A few weeks ago heavy snow in the Northeast forced the National Football League to postpone a scheduled game between the Minnesota Vikings and the Philadelphia Eagles. This did not sit well with outgoing Pennsylvania governor Ed Rendell.
Speaking to a Philadelphia radio station, Rendell opined:
We’ve become a nation of wusses. The Chinese are kicking our butt in everything. If this was in China, do you think the Chinese would have called off the game? People would have been marching down to the stadium, they would have walked and they would have been doing calculus on the way down.
Rendell’s words neatly encapsulated the prevailing stereotype of China held by many Americans: that they’re a tough, lean country on the rise who are poised to overtake America (and they’re good at math, too). How did this happen? Perhaps it comes down to parenting. In a now-infamous piece with the Wall Street Journal, the Yale law professor Amy Chua argued that Chinese parents are “superior” because they care little about niceties like self-esteem and social life and drill, drill, drill their children into submission.
So it’s no wonder that many Americans now think that an army of Chinese, reared by uncompromising “tiger mothers,” are well on their way to passing us weak, decadent, lazy Westerners by.
Consider the results of a recent Pew Research poll asking Americans to choose the country with the largest economy. 44 percent chose China, while only 27 percent correctly identified the United States. In truth, the American economy is nearly three times the size of China’s. In terms of per capita income, the average American earns a staggering 15 times more than his Chinese counterpart. The CIA World Factbook ranks China’s per capita income 128th in the world, behind countries like Algeria, Ecuador, and Albania. By virtually any other traditional measure of power- military, diplomatic, cultural influence- China lags behind the US by a significant margin.
As an American who lived in China for six years, I am often struck by how the perception of China’s strength differs from reality.For all the talk of fancy restaurants in Shanghai’s elegant French Concession district and hot new sales of Ferrari cars, the vast interior of the country contains hundreds of millions of agricultural workers, many of whom live in villages without running water, electricity, or paved roads. I recall speaking to a middle-aged man about why I had come to live in China and study Chinese. “There’s a lot of opportunity here, and Chinese is the language of the future.” I said. He laughed. “You sound like all of the young Chinese people I speak to who want to go to America.” Indeed, I was often asked by Chinese friends why I had interrupted my life in the United States to move to China, as if the decision was wholly irrational- by being an American, hadn’t I already made it?
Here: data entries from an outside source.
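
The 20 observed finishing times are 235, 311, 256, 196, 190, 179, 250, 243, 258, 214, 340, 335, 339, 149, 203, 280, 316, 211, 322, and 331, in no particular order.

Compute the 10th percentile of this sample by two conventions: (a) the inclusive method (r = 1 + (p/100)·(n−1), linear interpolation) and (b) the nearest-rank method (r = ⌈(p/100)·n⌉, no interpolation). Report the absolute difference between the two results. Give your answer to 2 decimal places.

9.90

Sorted: 149, 179, 190, 196, 203, 211, 214, 235, 243, 250, 256, 258, 280, 311, 316, 322, 331, 335, 339, 340.
n = 20.
(a) r = 2.9; between ranks 2 (179) and 3 (190): 188.9.
(b) the nearest-rank method: rank 2 → 179.
|188.9 − 179| = 9.9.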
This is not to say that the Chinese have a lack of regard for their country. In fact, I found the majority of people there to be patriotic and optimistic about its future. They do however have a more accurate impression of China’s real strength than do Americans.
What accounts for the discrepancy? The media shoulders some of the blame. Stories about new infrastructure projects, the rise of a luxury goods market, and weapons procurement are sexier than ones covering rural poverty and endemic corruption. Most of the stories in the American media feed the narrative that China’s rise is inexorable and swift. The vast majority of Americans who travel to China stay in the prosperous coastal cities, lending the impression that the entire country is filled with massive skyscrapers and fancy new airports. Few make it to the impoverished hinterland where the majority of the population lives.
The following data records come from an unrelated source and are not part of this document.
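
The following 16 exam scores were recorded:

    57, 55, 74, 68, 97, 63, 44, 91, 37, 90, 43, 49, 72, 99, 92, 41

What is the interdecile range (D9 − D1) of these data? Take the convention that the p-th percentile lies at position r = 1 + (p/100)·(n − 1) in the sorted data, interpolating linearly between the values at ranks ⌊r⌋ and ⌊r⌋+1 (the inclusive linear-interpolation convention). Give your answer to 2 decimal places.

Sorted: 37, 41, 43, 44, 49, 55, 57, 63, 68, 72, 74, 90, 91, 92, 97, 99.
n = 16.
P10: r = 2.5; ranks 2–3 are 41, 43; interpolating gives 42.
P90: r = 14.5; ranks 14–15 are 92, 97; interpolating gives 94.5.
Difference: 94.5 − 42 = 52.5.

52.50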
In addition, there exists a link between the geopolitical and the cultural. Amy Chua’s piece on motherhood captured the nation’s attention because her contention- that because children raised by Chinese parents are more successful, China’s power relative to the United States is increasing- resonates with the stereotypical impression of China held by Americans. Rendell’s piece too implicitly attributes China’s rise to determination, toughness, and hunger absent in modern-day American society. In the public imagination, these qualities supersede the complex geopolitical factors that actually explain the relationship between China and the US.
The buzz surrounding Chinese President Hu Jintao’s arrival in Washington exemplifies the importance of the Sino-American bilateral relationship, one that is poised to remain central to global affairs in the coming decades. Yet in thinking about China it is instructive to consider the country’s actual conditions- its economic, military, and social power- rather than succumb to the popular caricatures glorified by the news media and political leaders.